4. I am more and more thankful for my job every day. Recent graduates all over the place are taking pretty much any job they can snag, and here I have a salaried, not-too-difficult position that is somewhat in my field and also totally secure. It's also fun around 70% of the time. This place is a safe-haven for as long as I'd like it to be, and that rules.


5. I've been reading a lot today about different schooling styles. We're working on a story about free schools (in which students study basically whatever they like, and at whatever pace they choose, so I've been looking into all of it. I was shocked to find so many parents dissing the public school system. I'll paraphrase all of the arguments into one super-argument:

"No school is good enough for my child. (Some government person) has ruined all the schools here. Private schools are expensive and snobby. Homeschooling is the only good thing to do for your children!"

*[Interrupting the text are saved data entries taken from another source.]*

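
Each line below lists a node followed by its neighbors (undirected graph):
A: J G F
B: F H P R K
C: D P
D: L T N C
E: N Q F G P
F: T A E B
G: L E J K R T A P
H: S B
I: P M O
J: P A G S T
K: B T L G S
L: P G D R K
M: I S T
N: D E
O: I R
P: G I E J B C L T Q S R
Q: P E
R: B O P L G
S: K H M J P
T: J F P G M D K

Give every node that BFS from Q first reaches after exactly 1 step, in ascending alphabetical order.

E, P

Level 0: Q
Level 1: E, P
Level 2: B, C, F, G, I, J, L, N, R, S, T
Level 3: A, D, H, K, M, O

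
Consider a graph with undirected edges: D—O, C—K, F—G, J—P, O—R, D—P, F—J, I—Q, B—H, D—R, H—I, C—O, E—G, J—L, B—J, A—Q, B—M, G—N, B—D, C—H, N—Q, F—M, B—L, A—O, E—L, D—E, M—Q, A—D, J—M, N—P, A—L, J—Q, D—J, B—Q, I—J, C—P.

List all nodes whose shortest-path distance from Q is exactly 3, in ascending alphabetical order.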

Listen, I don't have a problem with homeschooling in theory. But the fact is, it isn't so awesome in practice. Especially when they reach age 13 or so. Social interaction, teamwork, and dealing with the tough stuff like bullies and jerk teachers is what prepares you to succeed, not math by mom.

Can you name one person who was home-schooled K-12 and isn't "soft?" Me neither. To prove my point further, here is a list of "A-Z Homeschool Success Stories." I recognize only a handful of names on the list, and half of those handful were taught by private tutors. I hardly think that qualifies.

I think it shows some pretty serious arrogance when a parent thinks he or she can teach his/her kid better than a whole team of teachers and peers. Moms, dads, you're putting your kids at a serious disadvantage.


6. Hey, an extra item! Everyone in Indy go to Hoaglin's and get the "adult PB&J." Fresh-cut strawberries, ground peanuts, PB and preserves on whole-wheat, lightly toasted. Send thank-you notes to: theoriginalandrewclark {at} gmail {dot} com.